A woman was recorded telling a police officer she had survived the Nazi siege of Leningrad, the former name of St. Petersburg, and lost both her parents. Another woman added, “We have relatives, we have friends in Ukraine.”

“You came to support fascists?” the officer responded, a reference to Russian President Vladimir Putin’s justification for the war.

“What fascists?” the crowd asked.

The officer then gave an order: “Arrest everyone.”

Authorities on Sunday arrested at least 4,640 people across 56 cities in Russia, reported OVD-Info, which was declared a foreign agent by Russian authorities last year during Putin’s sweeping suppression of activists, rights groups and opposition figures. The group reported multiple instances of excessive force against protesters, including beatings and use of stun guns. Among those detained were 13 journalists and 113 juveniles.

Russia’s interior ministry said earlier Sunday that police had arrested more than 3,500 people “for taking part in unauthorized rallies” in Moscow, St. Petersburg and elsewhere. The agency warned protesters that authorities would continue to target demonstrations and their organizers.

Footage from reporters in Russia showed a large police presence at demonstrations across the country, many clad in riot gear or driving armored trucks. Journalists with Western outlets — citing Russia’s newly-passed law restricting discussion of the invasion — spoke elliptically about the “situation” in Ukraine as they narrated protesters’ arrests.

Some videos showed police beating demonstrators. In one, several officers wearing body armor surrounded a person who was flailing on the ground. One officer struck the person with a baton and kicked the person before another shooed away the camera filming the encounter.

In another, posted to Twitter by the student media outlet DOXA, three officers kicked and detained someone lying on the ground outside a children’s department store.

Brian Taylor, a Syracuse University political scientist who studies Russia, said in a tweet that the clip showed a “Dystopian Moscow.”

Since Russia invaded Ukraine on Feb. 24, antiwar protests have occurred daily, OVD-Info reported. Russia has detained at least 13,000 protesters in 147 cities.

Spontaneous mass demonstrations are illegal in Russia, with protesters facing the possibility of fines and jail time.
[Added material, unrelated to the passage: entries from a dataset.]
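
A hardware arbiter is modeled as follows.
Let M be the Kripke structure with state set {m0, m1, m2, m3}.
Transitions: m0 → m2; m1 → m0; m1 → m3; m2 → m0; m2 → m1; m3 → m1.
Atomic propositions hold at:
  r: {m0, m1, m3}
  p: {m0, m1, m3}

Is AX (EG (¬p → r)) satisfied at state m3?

Yes

Sat(¬p) = {m2}
Sat(¬p → r) = {m0, m1, m3}
EG (¬p → r): greatest fixpoint, start Z0 = {m0, m1, m3}, keep only states in Sat with some successor in Z. Z1 = {m1, m3}; fixed.
Sat(EG (¬p → r)) = {m1, m3}
Sat(AX (EG (¬p → r))) = {s : every successor in {m1, m3}} = {m3}
m3 ∈ Sat(AX (EG (¬p → r))) = {m3}, so the formula holds at m3.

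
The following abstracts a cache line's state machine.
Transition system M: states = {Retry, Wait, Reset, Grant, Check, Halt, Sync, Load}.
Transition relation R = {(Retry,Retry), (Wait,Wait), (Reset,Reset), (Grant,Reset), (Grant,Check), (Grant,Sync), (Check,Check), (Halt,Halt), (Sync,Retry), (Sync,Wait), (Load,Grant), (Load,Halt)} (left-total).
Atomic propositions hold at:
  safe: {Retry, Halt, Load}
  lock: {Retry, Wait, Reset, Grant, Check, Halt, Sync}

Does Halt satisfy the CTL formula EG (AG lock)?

AG lock: greatest fixpoint, start Z0 = {Retry, Wait, Reset, Grant, Check, Halt, Sync}, keep only states in Sat with every successor in Z. Already a fixed point.
Sat(AG lock) = {Retry, Wait, Reset, Grant, Check, Halt, Sync}
EG (AG lock): greatest fixpoint, start Z0 = {Retry, Wait, Reset, Grant, Check, Halt, Sync}, keep only states in Sat with some successor in Z. Already a fixed point.
Sat(EG (AG lock)) = {Retry, Wait, Reset, Grant, Check, Halt, Sync}
Halt ∈ Sat(EG (AG lock)) = {Retry, Wait, Reset, Grant, Check, Halt, Sync}, so the formula holds at Halt.

Yes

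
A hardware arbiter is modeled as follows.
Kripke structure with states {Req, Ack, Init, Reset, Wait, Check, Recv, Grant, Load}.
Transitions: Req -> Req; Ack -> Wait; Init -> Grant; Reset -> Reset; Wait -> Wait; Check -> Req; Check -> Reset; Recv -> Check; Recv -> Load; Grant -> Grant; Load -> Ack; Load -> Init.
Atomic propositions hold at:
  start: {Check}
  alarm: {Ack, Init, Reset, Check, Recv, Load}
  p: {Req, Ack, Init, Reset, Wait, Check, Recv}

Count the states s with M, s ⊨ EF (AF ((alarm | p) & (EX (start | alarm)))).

4

Sat(alarm | p) = {Req, Ack, Init, Reset, Wait, Check, Recv, Load}
Sat(start | alarm) = {Ack, Init, Reset, Check, Recv, Load}
Sat(EX (start | alarm)) = {s : some successor in {Ack, Init, Reset, Check, Recv, Load}} = {Reset, Check, Recv, Load}
Sat((alarm | p) & (EX (start | alarm))) = {Reset, Check, Recv, Load}
AF ((alarm | p) & (EX (start | alarm))): least fixpoint, start Z0 = {Reset, Check, Recv, Load}, add states with every successor in Z. Already a fixed point.
Sat(AF ((alarm | p) & (EX (start | alarm)))) = {Reset, Check, Recv, Load}
EF (AF ((alarm | p) & (EX (start | alarm)))): least fixpoint, start Z0 = {Reset, Check, Recv, Load}, add states with some successor in Z. Already a fixed point.
Sat(EF (AF ((alarm | p) & (EX (start | alarm))))) = {Reset, Check, Recv, Load}
|Sat(EF (AF ((alarm | p) & (EX (start | alarm)))))| = |{Reset, Check, Recv, Load}| = 4.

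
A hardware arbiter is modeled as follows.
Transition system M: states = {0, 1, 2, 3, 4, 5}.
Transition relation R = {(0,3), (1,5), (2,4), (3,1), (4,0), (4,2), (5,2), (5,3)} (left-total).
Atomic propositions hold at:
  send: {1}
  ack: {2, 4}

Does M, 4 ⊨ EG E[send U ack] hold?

Yes

E[send U ack]: least fixpoint, start Z0 = Sat(ack) = {2, 4}, add states in Sat(send) with some successor in Z. Already a fixed point.
Sat(E[send U ack]) = {2, 4}
EG E[send U ack]: greatest fixpoint, start Z0 = {2, 4}, keep only states in Sat with some successor in Z. Already a fixed point.
Sat(EG E[send U ack]) = {2, 4}
4 ∈ Sat(EG E[send U ack]) = {2, 4}, so the formula holds at 4.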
The Kremlin’s crackdown on free expression has only intensified in recent days, with Putin signing into law a new measure that criminalizes the “dissemination of falsehoods about the use of Russia’s armed forces” — a broad provision that makes public displays of dissent dangerous and difficult. Violation of the new law is punishable by up to 15 years in prison.

Despite the risks involved, Ukrainian President Volodymyr Zelensky has appealed directly to Russians to speak out against their government’s actions. In a Sunday video address, he switched from Ukrainian to Russian and said the citizens of the two countries were part of the same fight.

“It’s a fight for your country too,” he said. “If you’re silent now then only your poverty will speak later — and it will be answered by repression.”